The Voice Is All: The Lonely Victory of Jack Kerouac



In The Voice Is All, Joyce Johnson, author of Minor Characters, her classic
memoir about her relationship with Jack Kerouac, brilliantly peels away
layers of the Kerouac legend to show how, caught between two cultures
and two languages, he forged a voice to contain his dualities.

Looking more deeply than previous biographers into how Kerouac’s French-
Canadian background enriched his prose and gave him a unique outsider’s
vision of America, Johnson tracks Kerouac’s development over the first thirty
years of his life, from his boyhood in  Lowell, Massachusetts during the Great
Depression through the phenomenal breakthroughs of 1951 that resulted in
the composition of On the Road, followed by the first sections of Visions of Cody.
By illuminating Kerouac’s early decision to sacrifice everything to his work,
The Voice Is All deals with him on his own terms and puts into perspective
the tragic contradictions of his nature and his complex relationships with his
remarkable circle of friends, the women whose lives he passed through, the father who never understood his
choices, and the mother who enabled his writing but never let him go.

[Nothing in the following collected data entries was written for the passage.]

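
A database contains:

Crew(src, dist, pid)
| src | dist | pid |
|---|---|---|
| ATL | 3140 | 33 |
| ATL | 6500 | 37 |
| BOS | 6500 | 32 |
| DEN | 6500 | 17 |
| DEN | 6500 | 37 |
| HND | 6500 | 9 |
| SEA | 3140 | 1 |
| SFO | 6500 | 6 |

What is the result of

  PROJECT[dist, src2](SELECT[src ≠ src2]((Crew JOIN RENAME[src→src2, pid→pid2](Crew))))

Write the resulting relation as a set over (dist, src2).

{(3140, ATL), (3140, SEA), (6500, ATL), (6500, BOS), (6500, DEN), (6500, HND), (6500, SFO)}

ρ[src→src2, pid→pid2]: schema becomes (src2, dist, pid2); tuples unchanged.
Joining Crew and RENAME[src→src2, pid→pid2](Crew) on dist yields {(ATL, 3140, 33, ATL, 33), (ATL, 3140, 33, SEA, 1), (ATL, 6500, 37, ATL, 37), (ATL, 6500, 37, BOS, 32), (ATL, 6500, 37, DEN, 17), (ATL, 6500, 37, DEN, 37), (ATL, 6500, 37, HND, 9), (ATL, 6500, 37, SFO, 6), (BOS, 6500, 32, ATL, 37), (BOS, 6500, 32, BOS, 32), (BOS, 6500, 32, DEN, 17), (BOS, 6500, 32, DEN, 37), (BOS, 6500, 32, HND, 9), (BOS, 6500, 32, SFO, 6), (DEN, 6500, 17, ATL, 37), (DEN, 6500, 17, BOS, 32), (DEN, 6500, 17, DEN, 17), (DEN, 6500, 17, DEN, 37), (DEN, 6500, 17, HND, 9), (DEN, 6500, 17, SFO, 6), (DEN, 6500, 37, ATL, 37), (DEN, 6500, 37, BOS, 32), (DEN, 6500, 37, DEN, 17), (DEN, 6500, 37, DEN, 37), (DEN, 6500, 37, HND, 9), (DEN, 6500, 37, SFO, 6), (HND, 6500, 9, ATL, 37), (HND, 6500, 9, BOS, 32), (HND, 6500, 9, DEN, 17), (HND, 6500, 9, DEN, 37), (HND, 6500, 9, HND, 9), (HND, 6500, 9, SFO, 6), (SEA, 3140, 1, ATL, 33), (SEA, 3140, 1, SEA, 1), (SFO, 6500, 6, ATL, 37), (SFO, 6500, 6, BOS, 32), (SFO, 6500, 6, DEN, 17), (SFO, 6500, 6, DEN, 37), (SFO, 6500, 6, HND, 9), (SFO, 6500, 6, SFO, 6)}.
Filtering on src ≠ src2 leaves {(ATL, 3140, 33, SEA, 1), (ATL, 6500, 37, BOS, 32), (ATL, 6500, 37, DEN, 17), (ATL, 6500, 37, DEN, 37), (ATL, 6500, 37, HND, 9), (ATL, 6500, 37, SFO, 6), (BOS, 6500, 32, ATL, 37), (BOS, 6500, 32, DEN, 17), (BOS, 6500, 32, DEN, 37), (BOS, 6500, 32, HND, 9), (BOS, 6500, 32, SFO, 6), (DEN, 6500, 17, ATL, 37), (DEN, 6500, 17, BOS, 32), (DEN, 6500, 17, HND, 9), (DEN, 6500, 17, SFO, 6), (DEN, 6500, 37, ATL, 37), (DEN, 6500, 37, BOS, 32), (DEN, 6500, 37, HND, 9), (DEN, 6500, 37, SFO, 6), (HND, 6500, 9, ATL, 37), (HND, 6500, 9, BOS, 32), (HND, 6500, 9, DEN, 17), (HND, 6500, 9, DEN, 37), (HND, 6500, 9, SFO, 6), (SEA, 3140, 1, ATL, 33), (SFO, 6500, 6, ATL, 37), (SFO, 6500, 6, BOS, 32), (SFO, 6500, 6, DEN, 17), (SFO, 6500, 6, DEN, 37), (SFO, 6500, 6, HND, 9)}.
π[dist, src2]: project onto (dist, src2) (23 duplicate(s) eliminated) → {(3140, ATL), (3140, SEA), (6500, ATL), (6500, BOS), (6500, DEN), (6500, HND), (6500, SFO)}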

The Voice Is All presents a revelatory portrayal of Kerouac not only in the midst of his tumultuous existence in
postwar Manhattan and his fateful encounters with Allen Ginsberg, William Burroughs, Neal Cassady and John
Clellon Holmes, but in the periods of solitude, frustrating struggle and visionary inspiration that produced his
work.

It shows Kerouac as a lifelong prodigious reader and astute critic, as a conscious and uncommonly dedicated
young artist with a kind of idiosyncratic perfectionism.   It sheds new light upon the composition of On the Road,
documenting how Kerouac’s legendary “spontaneous” writing was preceded by three years of abandoned novels
in which characters, episodes, and story lines were reshuffled, and reveals for the first time that the most important
literary influence upon the writing of On the Road was Céline’s Journey to the End of the Night.  It liberates Kerouac
from the inadequate and misleading label “King of the Beats,” and creates a new, even more haunting and
compelling image of him, drawn from what he himself wrote in his private papers.

This groundbreaking, much needed biography significantly deepens our understanding of Kerouac’s
achievement as a writer and will change the way his books   are read in the twenty-first century.

Joyce Johnson’s eight books include the 1983 National Book Critics Circle Award winner Minor Characters,
the recent memoir Missing Men, the novel In the Night Café, and Door Wide Open: A Beat Love Affair in Letters
1957 – 1958 
(with Jack Kerouac).  She has written for Vanity Fair and the New Yorker and lives in New York City.